Follies of 1936
Asheville, North Carolina
It would be hours before housekeeping
came and found Scott in the bathroom,
his pajama bottoms somewhere
under him, his upper half in a body cast
from when he broke his right shoulder
a few weeks earlier in a high dive
intended to impress Zelda,
and which he realized, halfway down,
was a terrible idea, especially later
as he sat in the hospital and watched
one arm being set above his head
in a sort of showy backstroke that now
prevented him from doing
the simplest of tasks.

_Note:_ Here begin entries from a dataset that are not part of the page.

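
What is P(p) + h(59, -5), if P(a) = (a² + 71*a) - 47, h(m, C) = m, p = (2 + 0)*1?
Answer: 158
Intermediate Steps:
p = 2 (p = 2*1 = 2)
P(a) = -47 + a² + 71*a
P(p) + h(59, -5) = (-47 + 2² + 71*2) + 59 = (-47 + 4 + 142) + 59 = 99 + 59 = 158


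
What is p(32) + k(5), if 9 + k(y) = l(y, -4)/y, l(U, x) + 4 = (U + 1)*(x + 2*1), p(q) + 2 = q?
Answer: 89/5 ≈ 17.800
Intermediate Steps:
p(q) = -2 + q
l(U, x) = -4 + (1 + U)*(2 + x) (l(U, x) = -4 + (U + 1)*(x + 2*1) = -4 + (1 + U)*(x + 2) = -4 + (1 + U)*(2 + x))
k(y) = -9 + (-6 - 2*y)/y (k(y) = -9 + (-2 - 4 + 2*y + y*(-4))/y = -9 + (-2 - 4 + 2*y - 4*y)/y = -9 + (-6 - 2*y)/y)
p(32) + k(5) = (-2 + 32) + (-11 - 6/5) = 30 + (-11 - 6*⅕) = 30 + (-11 - 6/5) = 30 - 61/5 = 89/5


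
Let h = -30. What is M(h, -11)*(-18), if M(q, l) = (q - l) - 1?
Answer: 360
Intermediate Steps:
M(q, l) = -1 + q - l
M(h, -11)*(-18) = (-1 - 30 - 1*(-11))*(-18) = (-1 - 30 + 11)*(-18) = -20*(-18) = 360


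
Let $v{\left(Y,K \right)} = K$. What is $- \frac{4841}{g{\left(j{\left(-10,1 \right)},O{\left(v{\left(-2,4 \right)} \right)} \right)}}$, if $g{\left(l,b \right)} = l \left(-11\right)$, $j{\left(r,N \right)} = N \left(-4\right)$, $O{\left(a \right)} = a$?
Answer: $- \frac{4841}{44} \approx -110.02$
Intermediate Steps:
$j{\left(r,N \right)} = - 4 N$
$g{\left(l,b \right)} = - 11 l$
$- \frac{4841}{g{\left(j{\left(-10,1 \right)},O{\left(v{\left(-2,4 \right)} \right)} \right)}} = - \frac{4841}{\left(-11\right) \left(\left(-4\right) 1\right)} = - \frac{4841}{\left(-11\right) \left(-4\right)} = - \frac{4841}{44}$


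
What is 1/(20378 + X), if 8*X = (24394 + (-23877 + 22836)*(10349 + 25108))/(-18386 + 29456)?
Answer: 88560/1767789337 ≈ 5.0096e-5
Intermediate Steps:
X = -36886343/88560 (X = ((24394 + (-23877 + 22836)*(10349 + 25108))/(-18386 + 29456))/8 = ((24394 - 1041*35457)/11070)/8 = ((24394 - 36910737)*(1/11070))/8 = (-36886343*1/11070)/8 = (1/8)*(-36886343/11070) = -36886343/88560 ≈ -416.51)
1/(20378 + X) = 1/(20378 - 36886343/88560) = 1/(1767789337/88560) = 88560/1767789337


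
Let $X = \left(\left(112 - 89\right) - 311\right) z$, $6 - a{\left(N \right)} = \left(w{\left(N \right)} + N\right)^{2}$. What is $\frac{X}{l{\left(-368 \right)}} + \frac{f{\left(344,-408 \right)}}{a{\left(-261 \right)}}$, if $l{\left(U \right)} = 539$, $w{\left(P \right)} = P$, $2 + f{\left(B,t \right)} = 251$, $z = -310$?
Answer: $\frac{8108900543}{48955214} \approx 165.64$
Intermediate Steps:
$f{\left(B,t \right)} = 249$ ($f{\left(B,t \right)} = -2 + 251 = 249$)
$a{\left(N \right)} = 6 - 4 N^{2}$ ($a{\left(N \right)} = 6 - \left(N + N\right)^{2} = 6 - \left(2 N\right)^{2} = 6 - 4 N^{2}$)
$X = 89280$ ($X = \left(\left(112 - 89\right) - 311\right) \left(-310\right) = \left(23 - 311\right) \left(-310\right) = \left(-288\right) \left(-310\right) = 89280$)
$\frac{X}{l{\left(-368 \right)}} + \frac{f{\left(344,-408 \right)}}{a{\left(-261 \right)}} = \frac{89280}{539} + \frac{249}{6 - 4 \left(-261\right)^{2}} = 89280 \cdot \frac{1}{539} + \frac{249}{6 - 272484} = \frac{89280}{539} + \frac{249}{6 - 272484} = \frac{89280}{539} + \frac{249}{-272478} = \frac{89280}{539} + 249 \left(- \frac{1}{272478}\right) = \frac{89280}{539} - \frac{83}{90826} = \frac{8108900543}{48955214}$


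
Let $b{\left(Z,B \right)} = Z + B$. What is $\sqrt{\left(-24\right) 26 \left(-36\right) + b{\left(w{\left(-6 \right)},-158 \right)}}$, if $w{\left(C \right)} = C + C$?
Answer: $\sqrt{22294} \approx 149.31$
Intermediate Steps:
$w{\left(C \right)} = 2 C$
$b{\left(Z,B \right)} = B + Z$
$\sqrt{\left(-24\right) 26 \left(-36\right) + b{\left(w{\left(-6 \right)},-158 \right)}} = \sqrt{\left(-24\right) 26 \left(-36\right) + \left(-158 + 2 \left(-6\right)\right)} = \sqrt{\left(-624\right) \left(-36\right) - 170} = \sqrt{22464 - 170} = \sqrt{22294}$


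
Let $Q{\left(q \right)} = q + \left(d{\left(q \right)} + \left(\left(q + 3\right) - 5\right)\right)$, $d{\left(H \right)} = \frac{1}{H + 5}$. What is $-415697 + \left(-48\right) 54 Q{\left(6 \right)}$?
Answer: $- \frac{4860379}{11} \approx -4.4185 \cdot 10^{5}$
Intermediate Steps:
$d{\left(H \right)} = \frac{1}{5 + H}$
$Q{\left(q \right)} = -2 + \frac{1}{5 + q} + 2 q$ ($Q{\left(q \right)} = q + \left(\frac{1}{5 + q} + \left(\left(q + 3\right) - 5\right)\right) = q + \left(\frac{1}{5 + q} + \left(\left(3 + q\right) - 5\right)\right) = q + \left(\frac{1}{5 + q} + \left(-2 + q\right)\right) = q + \left(-2 + q + \frac{1}{5 + q}\right) = -2 + \frac{1}{5 + q} + 2 q$)
$-415697 + \left(-48\right) 54 Q{\left(6 \right)} = -415697 + \left(-48\right) 54 \frac{1 + 2 \left(-1 + 6\right) \left(5 + 6\right)}{5 + 6} = -415697 - 2592 \frac{1 + 2 \cdot 5 \cdot 11}{11} = -415697 - 2592 \frac{1 + 110}{11} = -415697 - 2592 \cdot \frac{1}{11} \cdot 111 = -415697 - \frac{287712}{11} = - \frac{4860379}{11}$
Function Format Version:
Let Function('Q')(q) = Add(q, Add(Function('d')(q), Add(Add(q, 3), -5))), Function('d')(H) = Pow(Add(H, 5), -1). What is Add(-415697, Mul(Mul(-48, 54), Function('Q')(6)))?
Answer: Rational(-4860379, 11) ≈ -4.4185e+5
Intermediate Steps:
Function('d')(H) = Pow(Add(5, H), -1)
Function('Q')(q) = Add(-2, Pow(Add(5, q), -1), Mul(2, q)) (Function('Q')(q) = Add(q, Add(Pow(Add(5, q), -1), Add(Add(q, 3), -5))) = Add(q, Add(Pow(Add(5, q), -1), Add(Add(3, q), -5))) = Add(q, Add(Pow(Add(5, q), -1), Add(-2, q))) = Add(q, Add(-2, q, Pow(Add(5, q), -1))) = Add(-2, Pow(Add(5, q), -1), Mul(2, q)))
Add(-415697, Mul(Mul(-48, 54), Function('Q')(6))) = Add(-415697, Mul(Mul(-48, 54), Mul(Pow(Add(5, 6), -1), Add(1, Mul(2, Add(-1, 6), Add(5, 6)))))) = Add(-415697, Mul(-2592, Mul(Pow(11, -1), Add(1, Mul(2, 5, 11))))) = Add(-415697, Mul(-2592, Mul(Rational(1, 11), Add(1, 110)))) = Add(-415697, Mul(-2592, Mul(Rational(1, 11), 111))) = Add(-415697, Mul(-2592, Rational(111, 11))) = Add(-415697, Rational(-287712, 11)) = Rational(-4860379, 11)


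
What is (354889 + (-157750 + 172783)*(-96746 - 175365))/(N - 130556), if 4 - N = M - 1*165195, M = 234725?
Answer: 2045144887/100041 ≈ 20443.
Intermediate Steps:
N = -69526 (N = 4 - (234725 - 1*165195) = 4 - (234725 - 165195) = 4 - 1*69530 = 4 - 69530 = -69526)
(354889 + (-157750 + 172783)*(-96746 - 175365))/(N - 130556) = (354889 + (-157750 + 172783)*(-96746 - 175365))/(-69526 - 130556) = (354889 + 15033*(-272111))/(-200082) = (354889 - 4090644663)*(-1/200082) = -4090289774*(-1/200082) = 2045144887/100041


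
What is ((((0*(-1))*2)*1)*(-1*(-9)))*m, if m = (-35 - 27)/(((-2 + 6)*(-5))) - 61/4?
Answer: 0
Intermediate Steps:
m = -243/20 (m = -62/(4*(-5)) - 61*¼ = -62/(-20) - 61/4 = -62*(-1/20) - 61/4 = 31/10 - 61/4 = -243/20 ≈ -12.150)
((((0*(-1))*2)*1)*(-1*(-9)))*m = ((((0*(-1))*2)*1)*(-1*(-9)))*(-243/20) = (((0*2)*1)*9)*(-243/20) = ((0*1)*9)*(-243/20) = (0*9)*(-243/20) = 0*(-243/20) = 0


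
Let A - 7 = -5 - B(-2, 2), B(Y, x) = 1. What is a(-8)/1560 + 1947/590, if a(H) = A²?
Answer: 5149/1560 ≈ 3.3006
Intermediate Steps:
A = 1 (A = 7 + (-5 - 1*1) = 7 + (-5 - 1) = 7 - 6 = 1)
a(H) = 1 (a(H) = 1² = 1)
a(-8)/1560 + 1947/590 = 1/1560 + 1947/590 = 1*(1/1560) + 1947*(1/590) = 1/1560 + 33/10 = 5149/1560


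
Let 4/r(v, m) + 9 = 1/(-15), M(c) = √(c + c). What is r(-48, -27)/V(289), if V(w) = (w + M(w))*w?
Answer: -15/2820062 + 15*√2/47941054 ≈ -4.8766e-6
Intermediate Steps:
M(c) = √2*√c (M(c) = √(2*c) = √2*√c)
V(w) = w*(w + √2*√w) (V(w) = (w + √2*√w)*w = w*(w + √2*√w))
r(v, m) = -15/34 (r(v, m) = 4/(-9 + 1/(-15)) = 4/(-9 - 1/15) = 4/(-136/15) = 4*(-15/136) = -15/34)
r(-48, -27)/V(289) = -15*1/(289*(289 + √2*√289))/34 = -15*1/(289*(289 + √2*17))/34 = -15*1/(289*(289 + 17*√2))/34 = -15/(34*(83521 + 4913*√2))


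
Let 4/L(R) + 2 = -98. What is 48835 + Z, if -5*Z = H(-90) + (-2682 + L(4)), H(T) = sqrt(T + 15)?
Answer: 6171426/125 - I*sqrt(3) ≈ 49371.0 - 1.732*I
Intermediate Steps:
H(T) = sqrt(15 + T)
L(R) = -1/25 (L(R) = 4/(-2 - 98) = 4/(-100) = 4*(-1/100) = -1/25)
Z = 67051/125 - I*sqrt(3) (Z = -(sqrt(15 - 90) + (-2682 - 1/25))/5 = -(sqrt(-75) - 67051/25)/5 = -(5*I*sqrt(3) - 67051/25)/5 = -(-67051/25 + 5*I*sqrt(3))/5 = 67051/125 - I*sqrt(3) ≈ 536.41 - 1.732*I)
48835 + Z = 48835 + (67051/125 - I*sqrt(3)) = 6171426/125 - I*sqrt(3)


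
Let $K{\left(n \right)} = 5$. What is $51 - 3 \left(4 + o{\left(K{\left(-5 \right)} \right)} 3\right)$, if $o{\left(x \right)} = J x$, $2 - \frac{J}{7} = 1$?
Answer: $-276$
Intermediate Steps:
$J = 7$ ($J = 14 - 7 = 7$)
$o{\left(x \right)} = 7 x$
$51 - 3 \left(4 + o{\left(K{\left(-5 \right)} \right)} 3\right) = 51 - 3 \left(4 + 7 \cdot 5 \cdot 3\right) = 51 - 3 \left(4 + 35 \cdot 3\right) = 51 - 3 \left(4 + 105\right) = 51 - 327 = -276$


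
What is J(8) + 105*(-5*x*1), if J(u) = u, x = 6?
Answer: -3142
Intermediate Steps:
J(8) + 105*(-5*x*1) = 8 + 105*(-5*6*1) = 8 + 105*(-30*1) = 8 + 105*(-30) = 8 - 3150 = -3142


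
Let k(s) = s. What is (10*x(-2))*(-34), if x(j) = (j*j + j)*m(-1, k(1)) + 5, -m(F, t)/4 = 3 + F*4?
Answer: -4420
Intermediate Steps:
m(F, t) = -12 - 16*F (m(F, t) = -4*(3 + F*4) = -4*(3 + 4*F) = -12 - 16*F)
x(j) = 5 + 4*j + 4*j² (x(j) = (j*j + j)*(-12 - 16*(-1)) + 5 = (j² + j)*(-12 + 16) + 5 = (j + j²)*4 + 5 = (4*j + 4*j²) + 5 = 5 + 4*j + 4*j²)
(10*x(-2))*(-34) = (10*(5 + 4*(-2) + 4*(-2)²))*(-34) = (10*(5 - 8 + 4*4))*(-34) = (10*(5 - 8 + 16))*(-34) = (10*13)*(-34) = 130*(-34) = -4420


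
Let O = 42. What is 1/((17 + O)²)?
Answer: 1/3481 ≈ 0.00028727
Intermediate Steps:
1/((17 + O)²) = 1/((17 + 42)²) = 1/(59²) = 1/3481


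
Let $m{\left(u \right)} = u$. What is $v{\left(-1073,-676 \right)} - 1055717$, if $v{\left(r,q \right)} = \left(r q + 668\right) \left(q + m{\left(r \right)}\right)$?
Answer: $-1270857701$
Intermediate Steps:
$v{\left(r,q \right)} = \left(668 + q r\right) \left(q + r\right)$ ($v{\left(r,q \right)} = \left(r q + 668\right) \left(q + r\right) = \left(q r + 668\right) \left(q + r\right) = \left(668 + q r\right) \left(q + r\right)$)
$v{\left(-1073,-676 \right)} - 1055717 = \left(668 \left(-676\right) + 668 \left(-1073\right) - 676 \left(-1073\right)^{2} - 1073 \left(-676\right)^{2}\right) - 1055717 = \left(-451568 - 716764 - 778298404 - 490335248\right) - 1055717 = -1269801984 - 1055717 = -1270857701$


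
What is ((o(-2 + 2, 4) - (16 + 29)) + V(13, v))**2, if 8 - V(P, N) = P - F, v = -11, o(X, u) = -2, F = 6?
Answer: 2116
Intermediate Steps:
V(P, N) = 14 - P (V(P, N) = 8 - (P - 1*6) = 8 - (P - 6) = 8 - (-6 + P) = 8 + (6 - P) = 14 - P)
((o(-2 + 2, 4) - (16 + 29)) + V(13, v))**2 = ((-2 - (16 + 29)) + (14 - 1*13))**2 = ((-2 - 1*45) + (14 - 13))**2 = ((-2 - 45) + 1)**2 = (-47 + 1)**2 = (-46)**2 = 2116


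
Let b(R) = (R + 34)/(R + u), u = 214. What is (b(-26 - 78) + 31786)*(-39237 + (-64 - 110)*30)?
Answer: -15543901023/11 ≈ -1.4131e+9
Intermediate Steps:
b(R) = (34 + R)/(214 + R) (b(R) = (R + 34)/(R + 214) = (34 + R)/(214 + R))
(b(-26 - 78) + 31786)*(-39237 + (-64 - 110)*30) = ((34 + (-26 - 78))/(214 + (-26 - 78)) + 31786)*(-39237 + (-64 - 110)*30) = ((34 - 104)/(214 - 104) + 31786)*(-39237 - 174*30) = (-70/110 + 31786)*(-39237 - 5220) = ((1/110)*(-70) + 31786)*(-44457) = (-7/11 + 31786)*(-44457) = (349639/11)*(-44457) = -15543901023/11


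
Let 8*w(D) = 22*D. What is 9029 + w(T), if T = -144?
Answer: 8633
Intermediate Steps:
w(D) = 11*D/4 (w(D) = (22*D)/8 = 11*D/4)
9029 + w(T) = 9029 + (11/4)*(-144) = 9029 - 396 = 8633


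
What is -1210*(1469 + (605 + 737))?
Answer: -3401310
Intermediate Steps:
-1210*(1469 + (605 + 737)) = -1210*(1469 + 1342) = -1210*2811 = -3401310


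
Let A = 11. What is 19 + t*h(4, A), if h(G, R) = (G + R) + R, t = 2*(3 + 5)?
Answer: 435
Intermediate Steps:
t = 16 (t = 2*8 = 16)
h(G, R) = G + 2*R
19 + t*h(4, A) = 19 + 16*(4 + 2*11) = 19 + 16*(4 + 22) = 19 + 16*26 = 19 + 416 = 435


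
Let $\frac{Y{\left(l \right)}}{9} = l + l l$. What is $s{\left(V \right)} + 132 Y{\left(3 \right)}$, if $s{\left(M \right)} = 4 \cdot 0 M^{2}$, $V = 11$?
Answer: $14256$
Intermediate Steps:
$Y{\left(l \right)} = 9 l + 9 l^{2}$ ($Y{\left(l \right)} = 9 \left(l + l l\right) = 9 \left(l + l^{2}\right) = 9 l + 9 l^{2}$)
$s{\left(M \right)} = 0$ ($s{\left(M \right)} = 4 \cdot 0 = 0$)
$s{\left(V \right)} + 132 Y{\left(3 \right)} = 0 + 132 \cdot 9 \cdot 3 \left(1 + 3\right) = 0 + 132 \cdot 9 \cdot 3 \cdot 4 = 0 + 132 \cdot 108 = 0 + 14256 = 14256$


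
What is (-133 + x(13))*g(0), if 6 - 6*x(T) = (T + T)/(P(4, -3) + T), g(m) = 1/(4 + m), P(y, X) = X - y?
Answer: -2389/72 ≈ -33.181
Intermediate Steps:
x(T) = 1 - T/(3*(-7 + T)) (x(T) = 1 - (T + T)/(6*((-3 - 1*4) + T)) = 1 - 2*T/(6*((-3 - 4) + T)) = 1 - 2*T/(6*(-7 + T)) = 1 - T/(3*(-7 + T)))
(-133 + x(13))*g(0) = (-133 + (-21 + 2*13)/(3*(-7 + 13)))/(4 + 0) = (-133 + (⅓)*(-21 + 26)/6)/4 = (-133 + (⅓)*(⅙)*5)*(¼) = (-133 + 5/18)*(¼) = -2389/18*¼ = -2389/72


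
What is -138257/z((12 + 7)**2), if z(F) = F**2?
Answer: -138257/130321 ≈ -1.0609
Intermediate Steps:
-138257/z((12 + 7)**2) = -138257/(12 + 7)**4 = -138257/((19**2)**2) = -138257/(361**2) = -138257/130321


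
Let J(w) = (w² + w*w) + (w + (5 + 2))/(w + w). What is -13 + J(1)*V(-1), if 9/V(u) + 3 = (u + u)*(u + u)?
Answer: 41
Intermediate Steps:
J(w) = 2*w² + (7 + w)/(2*w) (J(w) = (w² + w²) + (w + 7)/((2*w)) = 2*w² + (7 + w)*(1/(2*w)) = 2*w² + (7 + w)/(2*w))
V(u) = 9/(-3 + 4*u²) (V(u) = 9/(-3 + (u + u)*(u + u)) = 9/(-3 + (2*u)*(2*u)) = 9/(-3 + 4*u²))
-13 + J(1)*V(-1) = -13 + ((½)*(7 + 1 + 4*1³)/1)*(9/(-3 + 4*(-1)²)) = -13 + ((½)*1*(7 + 1 + 4*1))*(9/(-3 + 4*1)) = -13 + ((½)*1*(7 + 1 + 4))*(9/(-3 + 4)) = -13 + ((½)*1*12)*(9/1) = -13 + 6*(9*1) = -13 + 6*9 = -13 + 54 = 41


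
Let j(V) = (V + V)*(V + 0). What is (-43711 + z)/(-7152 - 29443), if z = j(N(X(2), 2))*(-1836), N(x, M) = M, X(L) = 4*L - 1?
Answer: 58399/36595 ≈ 1.5958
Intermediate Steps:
X(L) = -1 + 4*L
j(V) = 2*V² (j(V) = (2*V)*V = 2*V²)
z = -14688 (z = (2*2²)*(-1836) = (2*4)*(-1836) = 8*(-1836) = -14688)
(-43711 + z)/(-7152 - 29443) = (-43711 - 14688)/(-7152 - 29443) = -58399/(-36595) = -58399*(-1/36595) = 58399/36595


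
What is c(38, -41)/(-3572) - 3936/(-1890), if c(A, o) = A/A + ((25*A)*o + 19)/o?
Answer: 20949083/11533095 ≈ 1.8164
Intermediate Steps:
c(A, o) = 1 + (19 + 25*A*o)/o (c(A, o) = 1 + (25*A*o + 19)/o = 1 + (19 + 25*A*o)/o)
c(38, -41)/(-3572) - 3936/(-1890) = (1 + 19/(-41) + 25*38)/(-3572) - 3936/(-1890) = (1 + 19*(-1/41) + 950)*(-1/3572) - 3936*(-1/1890) = (1 - 19/41 + 950)*(-1/3572) + 656/315 = (38972/41)*(-1/3572) + 656/315 = -9743/36613 + 656/315 = 20949083/11533095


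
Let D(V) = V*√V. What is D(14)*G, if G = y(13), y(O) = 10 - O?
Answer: -42*√14 ≈ -157.15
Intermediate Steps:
D(V) = V^(3/2)
G = -3 (G = 10 - 1*13 = 10 - 13 = -3)
D(14)*G = 14^(3/2)*(-3) = (14*√14)*(-3) = -42*√14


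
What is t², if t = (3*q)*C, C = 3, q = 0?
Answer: 0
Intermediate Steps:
t = 0 (t = (3*0)*3 = 0*3 = 0)
t² = 0² = 0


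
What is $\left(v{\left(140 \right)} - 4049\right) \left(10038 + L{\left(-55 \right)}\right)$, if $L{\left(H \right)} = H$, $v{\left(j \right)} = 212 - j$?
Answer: $-39702391$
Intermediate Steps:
$\left(v{\left(140 \right)} - 4049\right) \left(10038 + L{\left(-55 \right)}\right) = \left(\left(212 - 140\right) - 4049\right) \left(10038 - 55\right) = \left(\left(212 - 140\right) - 4049\right) 9983 = \left(72 - 4049\right) 9983 = \left(-3977\right) 9983 = -39702391$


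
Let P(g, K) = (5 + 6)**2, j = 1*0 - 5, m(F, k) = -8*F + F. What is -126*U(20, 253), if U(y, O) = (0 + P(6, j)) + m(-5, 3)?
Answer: -19656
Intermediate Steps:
m(F, k) = -7*F
j = -5 (j = 0 - 5 = -5)
P(g, K) = 121 (P(g, K) = 11**2 = 121)
U(y, O) = 156 (U(y, O) = (0 + 121) - 7*(-5) = 121 + 35 = 156)
-126*U(20, 253) = -126*156 = -19656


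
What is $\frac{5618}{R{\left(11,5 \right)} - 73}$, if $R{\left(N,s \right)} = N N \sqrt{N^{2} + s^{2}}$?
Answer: $\frac{5618}{29209} + \frac{679778 \sqrt{146}}{2132257} \approx 4.0445$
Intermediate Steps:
$R{\left(N,s \right)} = N^{2} \sqrt{N^{2} + s^{2}}$
$\frac{5618}{R{\left(11,5 \right)} - 73} = \frac{5618}{11^{2} \sqrt{11^{2} + 5^{2}} - 73} = \frac{5618}{121 \sqrt{121 + 25} - 73} = \frac{5618}{121 \sqrt{146} - 73} = \frac{5618}{-73 + 121 \sqrt{146}}$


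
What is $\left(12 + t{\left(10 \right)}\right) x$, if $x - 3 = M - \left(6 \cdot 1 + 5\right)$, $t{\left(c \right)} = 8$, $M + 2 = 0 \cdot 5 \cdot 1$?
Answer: $-200$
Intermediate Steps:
$M = -2$ ($M = -2 + 0 \cdot 5 \cdot 1 = -2 + 0 \cdot 1 = -2 + 0 = -2$)
$x = -10$ ($x = 3 - \left(7 + 6\right) = 3 - 13 = -10$)
$\left(12 + t{\left(10 \right)}\right) x = \left(12 + 8\right) \left(-10\right) = 20 \left(-10\right) = -200$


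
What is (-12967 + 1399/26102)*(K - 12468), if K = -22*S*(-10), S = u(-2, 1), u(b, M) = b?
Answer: 2184441718690/13051 ≈ 1.6738e+8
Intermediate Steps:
S = -2
K = -440 (K = -22*(-2)*(-10) = 44*(-10) = -440)
(-12967 + 1399/26102)*(K - 12468) = (-12967 + 1399/26102)*(-440 - 12468) = (-12967 + 1399*(1/26102))*(-12908) = (-12967 + 1399/26102)*(-12908) = -338463235/26102*(-12908) = 2184441718690/13051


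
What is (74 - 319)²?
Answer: 60025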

He knew there
was enough time to think of a funny,
plausible story as to why he had fallen,
time to write long letters in his head
to Scottie, Zelda, and Max, and describe
the stylish window the doctor made
around his abdomen so that Scott
could reach inside with wire
of various lengths and relieve the itching
when it grew too warm, time to recall
a late-spring party he attended
in Paris, when it seemed like everyone
he met that night had handed him
their calling card. The next day
he counted them after emptying out
every pocket, then made a display
on the hotel bed to amuse his daughter,
who was five and seemed intrigued
by the calligraphy and the occasional
handwritten message, and who enjoyed,
as even he did, the feel of raised letters
and small enameled surfaces,
and as he watched her, he played
with the notion of starting his own
collection of cards, the way others saved
cigar bands or French stamps. And now,
lying on the cold, wet bathroom floor,
he wished he could count them again.